Nella filmografia argentiana Il gatto a nove code sembra quindi un ponte obbligato, si ammanta cioè della parvenza di un esercizio di buona scrittura, pronto a qualificarsi nella sfida di una dimostrazione consapevole del mezzo cinematografico. Ed è per questo, probabilmente, che viene ricordato come uno dei film meno sentiti, meno ispirati di Argento, quello che segue professionalmente il tracciato classico di un racconto a inchiesta poliziesca. Tuttavia, nell’involucro fermo della struttura, l’estrosità creativa di un interprete ebolle e si fa sempre più impellente, segnando l’originalità di uno scarto fruttuoso dallo studio delle “buone letture” visive dei vari Hitchock o Fritz Lang, le cui suggestioni verranno rimodellate alla luce e nel ventaglio cromatico della tradizione del cinema seriale italiano, iniziato da forti personalità come Mario Bava. Ne sono testimonianza le varie uccisioni esasperate, la sequenza necrofila del cimitero, l’ultima con la morte pirotecnica del “mostro”. Ma fondamentale in Il gatto a nove code è la presenza di due polarità espressive di forte impatto che si contendono la visione dello spettatore. Da una parte c’è l’azzurra cecità dell’enigmista, il giornalista in pensione interpretato da Karl Malden, la cui indagine è meramente cerebrale e ha la necessità di accompagnarsi all’innocente percezione degli eventi che ha la nipotina o alla forza dell’azione del giovane James Franciscus; dall’altra l’iride dell’occhio gigante che invade lo schermo in un battito di ciglia che ha il suono di uno scatto freddo di macchina fotografica e che diventa il luogo astratto dell’intento omicida, la biglia della follia lucida da cui eromperà l’annuncio del truculento.

Un occhio, quest’ultimo, destinato a imporsi come un enunciato semantico distintivo nella rappresentazione dei giochi psicopatologici del cinema di Dario Argento (si pensi a Profondo rosso, per esempio) e che in seguito riceverà numerose variazioni.
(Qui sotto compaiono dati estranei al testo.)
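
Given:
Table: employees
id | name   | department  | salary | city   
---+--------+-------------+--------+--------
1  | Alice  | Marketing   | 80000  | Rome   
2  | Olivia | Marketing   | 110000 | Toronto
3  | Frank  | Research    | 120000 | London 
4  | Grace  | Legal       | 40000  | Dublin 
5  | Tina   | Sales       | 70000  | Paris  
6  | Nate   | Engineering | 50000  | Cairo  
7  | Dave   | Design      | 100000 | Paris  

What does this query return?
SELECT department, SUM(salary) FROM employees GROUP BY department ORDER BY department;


Summing salary within each department:
  Design: 100000 = 100000
  Engineering: 50000 = 50000
  Legal: 40000 = 40000
  Marketing: 80000 + 110000 = 190000
  Research: 120000 = 120000
  Sales: 70000 = 70000


6 groups:
Design, 100000
Engineering, 50000
Legal, 40000
Marketing, 190000
Research, 120000
Sales, 70000


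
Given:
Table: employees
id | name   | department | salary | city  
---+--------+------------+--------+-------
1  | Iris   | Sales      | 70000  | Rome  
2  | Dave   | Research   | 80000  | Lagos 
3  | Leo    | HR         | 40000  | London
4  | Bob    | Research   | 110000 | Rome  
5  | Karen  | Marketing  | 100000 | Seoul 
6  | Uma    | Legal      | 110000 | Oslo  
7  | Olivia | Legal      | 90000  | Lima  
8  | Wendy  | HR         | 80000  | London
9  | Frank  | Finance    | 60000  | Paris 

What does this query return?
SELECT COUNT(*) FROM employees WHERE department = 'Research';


Counting rows where department = 'Research'
  Dave -> MATCH
  Bob -> MATCH


2


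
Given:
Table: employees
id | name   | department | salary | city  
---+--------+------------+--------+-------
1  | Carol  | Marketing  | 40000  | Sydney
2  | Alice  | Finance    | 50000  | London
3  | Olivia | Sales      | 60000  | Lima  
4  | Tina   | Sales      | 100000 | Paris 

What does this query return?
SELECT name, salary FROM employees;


Projecting columns: name, salary

4 rows:
Carol, 40000
Alice, 50000
Olivia, 60000
Tina, 100000


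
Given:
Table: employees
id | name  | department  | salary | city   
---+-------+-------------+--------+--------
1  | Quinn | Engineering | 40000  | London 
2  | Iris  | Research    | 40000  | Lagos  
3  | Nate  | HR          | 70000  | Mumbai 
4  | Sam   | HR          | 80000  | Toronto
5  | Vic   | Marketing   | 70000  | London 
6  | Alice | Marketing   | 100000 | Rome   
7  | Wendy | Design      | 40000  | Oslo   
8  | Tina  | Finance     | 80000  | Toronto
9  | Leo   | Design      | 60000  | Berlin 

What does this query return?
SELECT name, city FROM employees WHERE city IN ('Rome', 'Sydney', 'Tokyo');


Filtering: city IN ('Rome', 'Sydney', 'Tokyo')
Matching: 1 rows

1 rows:
Alice, Rome


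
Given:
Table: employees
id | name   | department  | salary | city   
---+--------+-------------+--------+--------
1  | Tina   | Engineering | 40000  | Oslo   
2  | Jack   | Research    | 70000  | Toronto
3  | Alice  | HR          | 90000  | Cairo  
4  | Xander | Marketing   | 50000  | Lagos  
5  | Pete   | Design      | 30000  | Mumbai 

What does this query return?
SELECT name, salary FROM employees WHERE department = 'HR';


Filtering: department = 'HR'
Matching rows: 1

1 rows:
Alice, 90000


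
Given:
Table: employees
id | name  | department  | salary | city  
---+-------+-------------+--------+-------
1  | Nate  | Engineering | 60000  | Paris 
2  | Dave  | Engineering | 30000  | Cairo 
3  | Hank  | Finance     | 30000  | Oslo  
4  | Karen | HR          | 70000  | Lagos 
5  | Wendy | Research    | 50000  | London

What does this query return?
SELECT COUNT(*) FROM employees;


COUNT(*) counts all rows

5


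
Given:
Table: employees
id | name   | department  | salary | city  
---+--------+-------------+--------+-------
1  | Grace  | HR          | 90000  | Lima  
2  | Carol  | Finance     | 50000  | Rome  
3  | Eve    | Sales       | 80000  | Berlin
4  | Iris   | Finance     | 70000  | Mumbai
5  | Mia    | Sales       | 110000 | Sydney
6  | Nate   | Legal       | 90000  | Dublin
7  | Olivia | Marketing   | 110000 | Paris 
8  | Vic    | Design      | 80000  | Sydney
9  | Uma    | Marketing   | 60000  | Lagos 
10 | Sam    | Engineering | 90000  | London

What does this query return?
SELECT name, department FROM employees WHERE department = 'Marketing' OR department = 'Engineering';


Filtering: department = 'Marketing' OR 'Engineering'
Matching: 3 rows

3 rows:
Olivia, Marketing
Uma, Marketing
Sam, Engineering


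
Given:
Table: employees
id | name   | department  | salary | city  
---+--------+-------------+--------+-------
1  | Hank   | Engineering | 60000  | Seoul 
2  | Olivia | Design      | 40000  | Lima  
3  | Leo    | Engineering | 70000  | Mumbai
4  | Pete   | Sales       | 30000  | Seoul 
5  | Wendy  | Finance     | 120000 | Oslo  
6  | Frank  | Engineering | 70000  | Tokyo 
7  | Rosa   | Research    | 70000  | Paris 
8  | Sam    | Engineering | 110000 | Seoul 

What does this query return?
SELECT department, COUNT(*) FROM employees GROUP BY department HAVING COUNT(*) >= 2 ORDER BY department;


Groups with count >= 2:
  Engineering: 4 -> PASS
  Design: 1 -> filtered out
  Finance: 1 -> filtered out
  Research: 1 -> filtered out
  Sales: 1 -> filtered out


1 groups:
Engineering, 4


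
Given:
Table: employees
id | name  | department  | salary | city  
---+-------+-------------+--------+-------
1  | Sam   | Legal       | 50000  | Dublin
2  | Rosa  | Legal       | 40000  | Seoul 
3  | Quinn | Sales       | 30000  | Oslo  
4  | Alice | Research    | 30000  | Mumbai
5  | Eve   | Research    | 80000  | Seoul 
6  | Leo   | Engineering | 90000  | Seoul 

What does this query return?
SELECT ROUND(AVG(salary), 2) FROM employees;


SUM(salary) = 320000
COUNT = 6
ROUND(AVG, 2) = ROUND(320000 / 6, 2) = 53333.33

53333.33


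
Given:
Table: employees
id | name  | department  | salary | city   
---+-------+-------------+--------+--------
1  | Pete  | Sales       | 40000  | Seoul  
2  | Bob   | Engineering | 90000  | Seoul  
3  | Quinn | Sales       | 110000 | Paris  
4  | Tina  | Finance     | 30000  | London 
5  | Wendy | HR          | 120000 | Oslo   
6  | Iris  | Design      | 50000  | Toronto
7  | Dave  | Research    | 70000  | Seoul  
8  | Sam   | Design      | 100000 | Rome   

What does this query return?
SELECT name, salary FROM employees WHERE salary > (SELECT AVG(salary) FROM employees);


Subquery: AVG(salary) = 76250.0
Filtering: salary > 76250.0
  Bob (90000) -> MATCH
  Quinn (110000) -> MATCH
  Wendy (120000) -> MATCH
  Sam (100000) -> MATCH


4 rows:
Bob, 90000
Quinn, 110000
Wendy, 120000
Sam, 100000


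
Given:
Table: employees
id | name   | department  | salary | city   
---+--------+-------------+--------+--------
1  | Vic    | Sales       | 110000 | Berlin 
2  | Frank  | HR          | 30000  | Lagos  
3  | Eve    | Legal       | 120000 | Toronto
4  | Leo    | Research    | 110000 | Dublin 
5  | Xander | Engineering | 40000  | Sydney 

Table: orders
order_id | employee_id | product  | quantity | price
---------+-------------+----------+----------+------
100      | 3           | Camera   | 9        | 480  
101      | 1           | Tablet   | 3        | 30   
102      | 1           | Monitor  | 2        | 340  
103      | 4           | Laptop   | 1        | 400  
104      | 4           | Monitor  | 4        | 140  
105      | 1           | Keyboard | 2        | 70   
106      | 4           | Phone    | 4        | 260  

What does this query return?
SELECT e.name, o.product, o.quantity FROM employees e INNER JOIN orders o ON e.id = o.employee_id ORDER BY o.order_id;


Joining employees.id = orders.employee_id:
  employee Eve (id=3) -> order Camera
  employee Vic (id=1) -> order Tablet
  employee Vic (id=1) -> order Monitor
  employee Leo (id=4) -> order Laptop
  employee Leo (id=4) -> order Monitor
  employee Vic (id=1) -> order Keyboard
  employee Leo (id=4) -> order Phone


7 rows:
Eve, Camera, 9
Vic, Tablet, 3
Vic, Monitor, 2
Leo, Laptop, 1
Leo, Monitor, 4
Vic, Keyboard, 2
Leo, Phone, 4


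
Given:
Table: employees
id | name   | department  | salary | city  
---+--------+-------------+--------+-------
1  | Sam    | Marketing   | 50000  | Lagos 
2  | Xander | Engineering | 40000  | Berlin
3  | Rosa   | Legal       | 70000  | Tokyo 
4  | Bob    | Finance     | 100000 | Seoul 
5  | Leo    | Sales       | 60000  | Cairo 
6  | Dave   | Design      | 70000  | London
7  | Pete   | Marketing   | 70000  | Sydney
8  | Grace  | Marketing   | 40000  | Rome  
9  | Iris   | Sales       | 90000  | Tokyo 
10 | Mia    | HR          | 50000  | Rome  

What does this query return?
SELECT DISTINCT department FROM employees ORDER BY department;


All 'department' values (row order): Marketing, Engineering, Legal, Finance, Sales, Design, Marketing, Marketing, Sales, HR
Removing duplicates leaves 7 unique value(s).

7 values:
Design
Engineering
Finance
HR
Legal
Marketing
Sales


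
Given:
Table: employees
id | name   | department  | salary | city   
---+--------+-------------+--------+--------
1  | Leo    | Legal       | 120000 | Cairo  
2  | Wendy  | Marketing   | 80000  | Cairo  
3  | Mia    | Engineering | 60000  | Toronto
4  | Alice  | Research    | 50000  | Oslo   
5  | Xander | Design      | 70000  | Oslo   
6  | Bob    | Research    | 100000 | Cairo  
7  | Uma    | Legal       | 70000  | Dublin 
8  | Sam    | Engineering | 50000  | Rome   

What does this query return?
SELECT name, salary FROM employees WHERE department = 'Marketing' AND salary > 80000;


Filtering: department = 'Marketing' AND salary > 80000
Matching: 0 rows

Empty result set (0 rows)


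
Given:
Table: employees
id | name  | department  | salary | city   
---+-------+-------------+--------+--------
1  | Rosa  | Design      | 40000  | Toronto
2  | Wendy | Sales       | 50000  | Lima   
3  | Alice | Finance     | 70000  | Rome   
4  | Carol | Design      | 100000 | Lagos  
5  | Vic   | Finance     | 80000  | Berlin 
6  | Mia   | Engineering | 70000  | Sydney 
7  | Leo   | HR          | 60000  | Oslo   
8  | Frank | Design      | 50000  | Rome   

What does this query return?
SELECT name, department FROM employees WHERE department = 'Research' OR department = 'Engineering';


Filtering: department = 'Research' OR 'Engineering'
Matching: 1 rows

1 rows:
Mia, Engineering


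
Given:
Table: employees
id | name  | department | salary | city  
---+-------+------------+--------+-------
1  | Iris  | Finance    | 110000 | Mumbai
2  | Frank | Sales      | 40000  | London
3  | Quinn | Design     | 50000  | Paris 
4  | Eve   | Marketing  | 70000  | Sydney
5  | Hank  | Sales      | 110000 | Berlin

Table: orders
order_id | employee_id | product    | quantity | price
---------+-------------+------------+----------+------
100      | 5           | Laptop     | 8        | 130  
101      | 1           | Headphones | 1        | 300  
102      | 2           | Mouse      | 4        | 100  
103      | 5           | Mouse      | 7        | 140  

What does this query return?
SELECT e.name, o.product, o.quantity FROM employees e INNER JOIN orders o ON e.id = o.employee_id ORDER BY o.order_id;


Joining employees.id = orders.employee_id:
  employee Hank (id=5) -> order Laptop
  employee Iris (id=1) -> order Headphones
  employee Frank (id=2) -> order Mouse
  employee Hank (id=5) -> order Mouse


4 rows:
Hank, Laptop, 8
Iris, Headphones, 1
Frank, Mouse, 4
Hank, Mouse, 7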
La riduzione di uno sguardo logico-cognitivo contro uno sguardo abnorme e allucinato da cui si origina irrazionalmente la matericità del dramma. I due attori del film sono questi: due aspetti quasi ineffabili di una paura cieca che si rincorrono nell’apparenza banale delle cose quotidiane, sullo sfondo di una clinica privata dove si svolgono studi di ereditarietà genetica. La spiegazione teorematica, “l’arrivo” razionale del giallo, è per Argento secondario già qui, quando è ancora agli esordi. Il suo interesse è concentrato a sviluppare la resa virtuosa dei fondali arabescati e seduttivi della paura. Il rebus è proprio la doppia faccia pulsionale di desiderio/repulsione dell’orrore della psiche profonda. La musica di Morricone, gli effetti sonori e quelli visivi, la smodatezza dell’uso della soggettiva, la frammentarietà meccanica in cui si svolge alla maniera di puzzles l’efferatezza degli assassinii, tutto il dispendio propriamente tecnico e l’esaltazione perfino dei vari disequilibri di sceneggiatura o di focale vengono messi in atto da Argento snobbando la tenuta della storia in sé e portando il linguaggio del regista, originale e commerciale insieme, al di fuori dei confini geografici.